Western Australian company Austal is considered one of around three hundred critical defence contractors in Australia. That is why, when the organisation was hacked in October this year, the Federal Police and the Australian Cyber Security Centre (ACSC) stepped in to investigate.
Austal announced that its data management system had been breached by an unknown offender, accessing staff emails and phone numbers as well as crucial ship designs and drawings. Some of the information was later found for sale on the Dark Web. Austal is a major defence contractor, building and designing ships for the Australian Navy and Border patrol for over a decade. They also supply more than 300 commercial and defence vessels to 54 countries worldwide including the US and in the Middle East.

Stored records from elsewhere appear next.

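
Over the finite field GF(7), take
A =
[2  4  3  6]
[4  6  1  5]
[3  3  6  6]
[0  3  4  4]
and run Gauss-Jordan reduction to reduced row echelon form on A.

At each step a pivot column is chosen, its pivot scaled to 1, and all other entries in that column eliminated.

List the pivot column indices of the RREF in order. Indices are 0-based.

[1] R0 /= 2  ⇒  (1, 2, 5, 3)
     R1 -= 4·R0  ⇒  (0, 5, 2, 0)
     R2 -= 3·R0  ⇒  (0, 4, 5, 4)
[2] R1 /= 5  ⇒  (0, 1, 6, 0)
     R0 -= 2·R1  ⇒  (1, 0, 0, 3)
     R2 -= 4·R1  ⇒  (0, 0, 2, 4)
     R3 -= 3·R1  ⇒  (0, 0, 0, 4)
[3] R2 /= 2  ⇒  (0, 0, 1, 2)
     R1 -= 6·R2  ⇒  (0, 1, 0, 2)
[4] R3 /= 4  ⇒  (0, 0, 0, 1)
     R0 -= 3·R3  ⇒  (1, 0, 0, 0)
     R1 -= 2·R3  ⇒  (0, 1, 0, 0)
     R2 -= 2·R3  ⇒  (0, 0, 1, 0)

pivot columns: 0, 1, 2, 3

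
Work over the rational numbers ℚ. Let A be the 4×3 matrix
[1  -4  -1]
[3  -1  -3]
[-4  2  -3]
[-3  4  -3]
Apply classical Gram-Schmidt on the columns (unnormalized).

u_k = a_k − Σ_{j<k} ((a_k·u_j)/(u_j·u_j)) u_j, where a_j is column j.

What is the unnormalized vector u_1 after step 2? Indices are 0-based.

u_1 = (-113/35, 46/35, -38/35, 59/35)

Step 1: u_0 = a_0 = (1, 3, -4, -3).
Step 2: u_1 = a_1 − (-27/35)·u_0 = (-113/35, 46/35, -38/35, 59/35).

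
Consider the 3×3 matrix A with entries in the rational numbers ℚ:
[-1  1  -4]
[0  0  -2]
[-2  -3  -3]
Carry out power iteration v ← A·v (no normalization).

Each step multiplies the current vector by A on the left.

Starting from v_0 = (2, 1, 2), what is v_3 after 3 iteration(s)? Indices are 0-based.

v_0 = (2, 1, 2).
v_1 = A·v_0 = (-9, -4, -13).
v_2 = A·v_1 = (57, 26, 69).
v_3 = A·v_2 = (-307, -138, -399).

v_3 = (-307, -138, -399)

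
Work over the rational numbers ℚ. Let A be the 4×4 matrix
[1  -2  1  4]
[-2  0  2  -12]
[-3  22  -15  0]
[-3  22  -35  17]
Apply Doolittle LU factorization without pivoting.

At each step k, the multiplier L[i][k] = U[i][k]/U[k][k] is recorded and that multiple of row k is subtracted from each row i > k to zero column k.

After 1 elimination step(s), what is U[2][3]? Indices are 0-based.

U[2][3] = 12

Step 1: pivot at (0,0) is 1.
  row1 ← row1 − (-2)·row0  ⇒  L[1][0]=-2, U row1=(0, -4, 4, -4)
  row2 ← row2 − (-3)·row0  ⇒  L[2][0]=-3, U row2=(0, 16, -12, 12)
  row3 ← row3 − (-3)·row0  ⇒  L[3][0]=-3, U row3=(0, 16, -32, 29)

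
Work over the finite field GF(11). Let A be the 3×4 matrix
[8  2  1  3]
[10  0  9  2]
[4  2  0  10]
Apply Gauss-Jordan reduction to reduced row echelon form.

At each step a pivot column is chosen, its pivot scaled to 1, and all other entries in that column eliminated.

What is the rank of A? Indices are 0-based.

[1] R0 /= 8  ⇒  (1, 3, 7, 10)
     R1 -= 10·R0  ⇒  (0, 3, 5, 1)
     R2 -= 4·R0  ⇒  (0, 1, 5, 3)
[2] R1 /= 3  ⇒  (0, 1, 9, 4)
     R0 -= 3·R1  ⇒  (1, 0, 2, 9)
     R2 -= 1·R1  ⇒  (0, 0, 7, 10)
[3] R2 /= 7  ⇒  (0, 0, 1, 3)
     R0 -= 2·R2  ⇒  (1, 0, 0, 3)
     R1 -= 9·R2  ⇒  (0, 1, 0, 10)

rank = 3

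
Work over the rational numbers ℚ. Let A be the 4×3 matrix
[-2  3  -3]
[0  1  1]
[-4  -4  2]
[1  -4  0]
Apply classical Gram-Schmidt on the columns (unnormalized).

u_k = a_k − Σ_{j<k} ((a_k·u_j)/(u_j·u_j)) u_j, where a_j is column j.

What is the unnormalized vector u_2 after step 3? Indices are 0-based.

u_2 = (-257/141, 65/47, 74/141, -218/141)

Step 1: u_0 = a_0 = (-2, 0, -4, 1).
Step 2: u_1 = a_1 − (2/7)·u_0 = (25/7, 1, -20/7, -30/7).
Step 3: u_2 = a_2 − (-2/21)·u_0 − (-18/47)·u_1 = (-257/141, 65/47, 74/141, -218/141).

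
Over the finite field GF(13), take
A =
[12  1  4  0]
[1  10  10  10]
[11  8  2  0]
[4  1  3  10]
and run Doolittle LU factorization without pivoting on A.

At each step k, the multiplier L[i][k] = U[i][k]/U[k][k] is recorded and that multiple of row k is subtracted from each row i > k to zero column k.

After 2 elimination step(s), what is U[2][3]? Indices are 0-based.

U[2][3] = 4

[col 0] pivot 12
  R1 -= 12*R0 → (0, 11, 1, 10)  (L[1][0] := 12)
  R2 -= 2*R0 → (0, 6, 7, 0)  (L[2][0] := 2)
  R3 -= 9*R0 → (0, 5, 6, 10)  (L[3][0] := 9)
[col 1] pivot 11
  R2 -= 10*R1 → (0, 0, 10, 4)  (L[2][1] := 10)
  R3 -= 4*R1 → (0, 0, 2, 9)  (L[3][1] := 4)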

Interestingly, in a statement on 1 November, Austal held that “there is no evidence to date to suggest that information affecting national security nor the commercial operations of the company have been stolen: ship design drawings which may be distributed to customers and fabrication sub-contractors or suppliers are neither sensitive nor classified”. Despite these reassurances, the hack is a major concern, especially for other defence contractors. There are fears that if a company with major resources like Austal can be hacked, then others will be even more vulnerable. In their statement, the Federal Government highlighted that the incident “reinforces the serious nature of the cyber security threat faced by the defence industry, and the need for industry partners to put in place, and maintain, strong cyber defences”.
Less than two weeks after it was announced, the ACSC has held an Iranian criminal group responsible for the attack. While it remains unclear whether this group has ties to the Iranian Government, many have been quick to point out the interesting timing. The hack comes just days after Prime Minister Scott Morrison announced that Australia would be reviewing its support for the 2015 Iranian Nuclear deal, something the Iranian Government, and others for that matter, would be very displeased about. Nevertheless, the Iranian Government was quick to deny any involvement through the Embassy in Canberra.
However Fergus Hanson, a cybersecurity expert with the Australian Strategic Policy Institute (ASPI), noted that Iran is hugely active, with its sophisticated cyber capabilities putting it up there with China, Russia and North Korea in terms of its cyber warfare capabilities. Others have also noted that Austral is a major ship supplier to Middle Eastern counties such as Iman, Kuwait and Yemen, perhaps indicating that the hackers may have been trying to gain information regarding the capabilities of their neighbours. At first glance, it seems all the hackers were after was money through extortion, but in today’s political climate other, more sinister motives cannot be ruled out.
This event joins a long list of high-profile, extremely costly cyber-attacks that have targeted large companies, governments, individuals, third-party contractors and more. They highlight the need to invest strongly in cyber security and reinforce the serious nature of the threats being faced by modern businesses today.